The Office of Personnel Management, which was hit last year by a massive hack that officials have privately linked to China, is working with the Department of Defense to find a contractor to notify the affected individuals and provide them with identity fraud-protection services, according to an OPM spokesperson.
CSID, the contractor that provided those services to the 4.2 million employees affected by the smaller data breach announced in June and was heavily criticized for how it handled the process, will face competition for the new contract from LifeLock and other large fraud-protection services. They will be vying to provide services at a scale five times the previous breach—21.5 million individuals will need to be notified and protected.
OPM has promised at least three years of credit monitoring and identity theft protection to the affected people.
In the first formal step toward securing a contractor, the General Services Administration on Thursday put out a request for information, notifying potential contractors about the scope of work the government will expect and soliciting information from the interested companies.
Included in the request was a rough timeline of the contracting process. After the hopeful companies convened in a "virtual meeting" on Monday, responses to the GSA request were due by Tuesday night.
According to the preliminary timeline, which represents the "'best effort' plan of action," no contract will be awarded until Friday, August 14. Notifications would likely begin to go out the following week, at the earliest.
The GSA request did not make any mention of the potential length of coverage. Although OPM has said it will offer at least three years of services for free, some lawmakers are pushing to provide lifetime protection for individuals affected by government data breaches.
As CSID gears up to bid again on the second contract, executives from the Austin-based company and its contracting partner, Winvale, have spent recent days on a public relations tour of Washington.
The campaign is designed in part to counteract the intense criticism the contractor received from lawmakers, federal worker unions, and the press, as it dealt with the first round of notifications and service provision.
Sen. Mark Warner, a Democrat who represents tens of thousands of Virginia-based federal workers, wrote a letter in June to CSID with complaints from Virginians who encountered three hour-long wait times at the contractor's call center or incorrect information on their accounts after they signed up.

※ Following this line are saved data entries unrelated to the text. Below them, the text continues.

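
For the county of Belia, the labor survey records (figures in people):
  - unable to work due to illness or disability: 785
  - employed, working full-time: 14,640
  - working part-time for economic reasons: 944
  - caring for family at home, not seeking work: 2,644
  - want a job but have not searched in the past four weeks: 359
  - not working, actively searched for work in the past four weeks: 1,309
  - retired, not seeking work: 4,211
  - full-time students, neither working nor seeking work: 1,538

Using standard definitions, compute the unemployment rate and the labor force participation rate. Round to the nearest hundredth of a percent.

Unemployment rate ≈ 7.75%; labor force participation rate ≈ 63.92%.

Employed = 14,640 + 944 = 15,584 (anyone who worked, including part-time for economic reasons, counts as employed).
Unemployed = 1,309.
Labor force = 15,584 + 1,309 = 16,893.
Not in labor force = 785 + 2,644 + 359 + 4,211 + 1,538 = 9,537 (those not working and not actively searching are outside the labor force — including those who want a job but have given up searching).
Civilian working-age population = 16,893 + 9,537 = 26,430.
Unemployment rate = 1,309 / 16,893 = 7.75%.
Labor force participation rate = 16,893 / 26,430 = 63.92%.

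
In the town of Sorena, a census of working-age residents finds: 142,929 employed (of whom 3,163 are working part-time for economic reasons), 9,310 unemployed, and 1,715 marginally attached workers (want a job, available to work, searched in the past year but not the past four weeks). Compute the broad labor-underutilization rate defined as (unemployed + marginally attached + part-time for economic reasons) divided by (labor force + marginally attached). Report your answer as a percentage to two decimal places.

Labor force = 142,929 + 9,310 = 152,239.
Numerator = 9,310 + 1,715 + 3,163 = 14,188.
Denominator = 152,239 + 1,715 = 153,954.
Broad rate = 14,188 / 153,954 = 9.22%.

Broad underutilization rate ≈ 9.22%.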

But as CSID President Joe Ross and Winvale CEO Kevin Lancaster take their message to press and members of Congress, they are arguing that the hiccups that afflicted their operations as they got off the ground were unavoidable, and that many, in fact, were caused by government mismanagement.

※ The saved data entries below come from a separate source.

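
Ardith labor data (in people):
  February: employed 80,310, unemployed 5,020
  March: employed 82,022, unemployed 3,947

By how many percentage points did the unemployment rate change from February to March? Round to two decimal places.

The unemployment rate changed by −1.29 percentage points.

February: labor force = 80,310 + 5,020 = 85,330; u = 5,020/85,330 = 5.88%.
March: labor force = 82,022 + 3,947 = 85,969; u = 3,947/85,969 = 4.59%.
Change = 4.59% − 5.88% = −1.29 pp.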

Complaints about wait times, for example, stemmed from a decision to make public the 1-800 number for the call center intended for data breach victims, Ross told National Journal Tuesday, opening the floodgates to a deluge of calls from worried current and former federal employees who did not receive notifications.

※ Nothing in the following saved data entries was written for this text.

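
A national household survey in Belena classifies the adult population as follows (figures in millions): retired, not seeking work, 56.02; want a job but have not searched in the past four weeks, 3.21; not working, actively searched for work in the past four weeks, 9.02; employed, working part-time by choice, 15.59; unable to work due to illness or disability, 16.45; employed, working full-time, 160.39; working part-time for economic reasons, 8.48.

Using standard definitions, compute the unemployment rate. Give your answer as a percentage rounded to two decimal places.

Unemployment rate ≈ 4.66%.

Employed = 15.59 + 160.39 + 8.48 = 184.46 million (anyone who worked, including part-time for economic reasons, counts as employed).
Unemployed = 9.02 million.
Labor force = 184.46 + 9.02 = 193.48 million.
Unemployment rate = 9.02 / 193.48 = 4.66%.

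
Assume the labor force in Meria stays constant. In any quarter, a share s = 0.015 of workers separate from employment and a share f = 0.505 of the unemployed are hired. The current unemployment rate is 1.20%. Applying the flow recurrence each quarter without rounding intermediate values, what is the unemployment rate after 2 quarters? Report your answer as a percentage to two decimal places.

With a fixed labor force, u_{t+1} = u_t + s·(1−u_t) − f·u_t = u_t·(1−s−f) + s.
Here 1−s−f = 0.480 and s = 0.015.
u_1 = 0.012000 × 0.480 + 0.015 = 0.020760.
u_2 = 0.020760 × 0.480 + 0.015 = 0.024965.

Unemployment rate after two quarters ≈ 2.50%.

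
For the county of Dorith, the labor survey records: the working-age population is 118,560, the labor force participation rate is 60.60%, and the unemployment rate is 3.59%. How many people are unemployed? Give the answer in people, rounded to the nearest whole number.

About 2,579 are unemployed.

Labor force = 0.6060 × 118,560 = 71,847.
Unemployed = 0.0359 × 71,847 ≈ 2,579.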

Why exactly the number was made public was unclear as CSID and Winvale began their media blitz. Politico reported Monday that CSID "felt compelled by the public interest" to release the number, but according to the Washington Post on Monday, Ross said it was the government's decision to share the number. Ross said Tuesday it was a combination of the two.
"Were there long hold times? Yes," said Ross Tuesday. "Was it the right thing to do? Yes."
The crux of CSID's pitch is that the work it did for 4.2 million could easily be scaled up to accommodate the 21.5 million people affected by the breach announced this month.
"The thing about this is you've got people hitting the website, and that's repeatable. You've got a notice process—you just build a schedule for that. You've got the mailing houses that we utilize, so we spread the notifications across three mailing houses," Ross said.
"So the scaling is pretty easy, and the main thing is we've developed a kind of rapport," he continued. "We have daily standups with OPM on a daily basis, we've got the reporting in place, so the scalability is the key. If it was to come down to the next 21.5, it's just that we're positioned to scale."
Ross trumpets that more than 22 percent of the 4.2 million individuals who were notified that their information was compromised—that's nearly one million people—have signed up for CSID's service.
LifeLock, one of CSID's larger competitors, itself hit an obstacle Tuesday when the Federal Trade Commission accused it of violating a previous settlement with the agency. The commission said LifeLock was putting out false advertising and failed to notify paying users when their identity was used, or protect their data.
CSID—along with its competitors—will be given a chance to prove itself to the government. Each interested contractor was given until 8 p.m. Eastern Tuesday to submit the answers to eight detailed questions in the GSA's request for information, which asked about the "maximum volume" each company has processed in response to a data breach, and whether the company could handle signups from more than 20 percent of the 21.5 million people who were affected by the breach.
The request also asked how each company's call center employees are vetted, since they will need to handle sensitive information over the phone, and whether the company can meet government cybersecurity and data hosting standards.
But Lancaster, Winvale's CEO, said Tuesday that Winvale and CSID did not submit a response before the deadline.